Multi-Agent Pointer Transformer: Seq-to-Seq Reinforcement Learning for Multi-Vehicle Dynamic Pickup-Delivery Problems

arXiv:2511.17435v2
Originality Incremental advance
AI Analysis

This addresses large-scale dynamic vehicle routing problems for on-demand delivery systems, representing an incremental improvement over existing reinforcement learning approaches.

The paper tackles the Multi-Vehicle Dynamic Pickup and Delivery Problem with Stochastic Requests by proposing the Multi-Agent Pointer Transformer framework, which significantly outperforms existing baselines on 8 datasets and shows substantial computational time advantages over classical methods.
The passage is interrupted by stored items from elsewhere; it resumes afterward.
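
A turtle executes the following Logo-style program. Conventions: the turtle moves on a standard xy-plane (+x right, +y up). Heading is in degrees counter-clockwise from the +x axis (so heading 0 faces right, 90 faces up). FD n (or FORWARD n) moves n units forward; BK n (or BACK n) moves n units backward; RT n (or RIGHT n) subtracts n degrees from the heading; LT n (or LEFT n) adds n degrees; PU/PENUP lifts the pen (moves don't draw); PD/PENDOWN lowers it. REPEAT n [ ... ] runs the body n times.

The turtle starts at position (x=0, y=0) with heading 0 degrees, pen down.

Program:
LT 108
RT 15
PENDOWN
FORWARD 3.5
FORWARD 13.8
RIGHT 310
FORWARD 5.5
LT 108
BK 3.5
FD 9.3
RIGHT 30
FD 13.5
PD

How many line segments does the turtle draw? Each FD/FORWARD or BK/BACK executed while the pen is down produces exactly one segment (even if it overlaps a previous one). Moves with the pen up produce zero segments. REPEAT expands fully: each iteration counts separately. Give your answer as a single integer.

Executing turtle program step by step:
Start: pos=(0,0), heading=0, pen down
LT 108: heading 0 -> 108
RT 15: heading 108 -> 93
PD: pen down
FD 3.5: (0,0) -> (-0.183,3.495) [heading=93, draw]
FD 13.8: (-0.183,3.495) -> (-0.905,17.276) [heading=93, draw]
RT 310: heading 93 -> 143
FD 5.5: (-0.905,17.276) -> (-5.298,20.586) [heading=143, draw]
LT 108: heading 143 -> 251
BK 3.5: (-5.298,20.586) -> (-4.158,23.896) [heading=251, draw]
FD 9.3: (-4.158,23.896) -> (-7.186,15.102) [heading=251, draw]
RT 30: heading 251 -> 221
FD 13.5: (-7.186,15.102) -> (-17.375,6.245) [heading=221, draw]
PD: pen down
Final: pos=(-17.375,6.245), heading=221, 6 segment(s) drawn
Segments drawn: 6

Answer: 6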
This paper addresses the cooperative Multi-Vehicle Dynamic Pickup and Delivery Problem with Stochastic Requests (MVDPDPSR) and proposes an end-to-end centralized decision-making framework based on sequence-to-sequence, named Multi-Agent Pointer Transformer (MAPT). MVDPDPSR is an extension of the vehicle routing problem and a spatio-temporal system optimization problem, widely applied in scenarios such as on-demand delivery. Classical operations research methods face bottlenecks in computational complexity and time efficiency when handling large-scale dynamic problems. Although existing reinforcement learning methods have achieved some progress, they still encounter several challenges: 1) Independent decoding across multiple vehicles fails to model joint action distributions; 2) The feature extraction network struggles to capture inter-entity relationships; 3) The joint action space is exponentially large. To address these issues, we designed the MAPT framework, which employs a Transformer Encoder to extract entity representations, combines a Transformer Decoder with a Pointer Network to generate joint action sequences in an AutoRegressive manner, and introduces a Relation-Aware Attention module to capture inter-entity relationships. Additionally, we guide the model's decision-making using informative priors to facilitate effective exploration. Experiments on 8 datasets demonstrate that MAPT significantly outperforms existing baseline methods in terms of performance and exhibits substantial computational time advantages compared to classical operations research methods.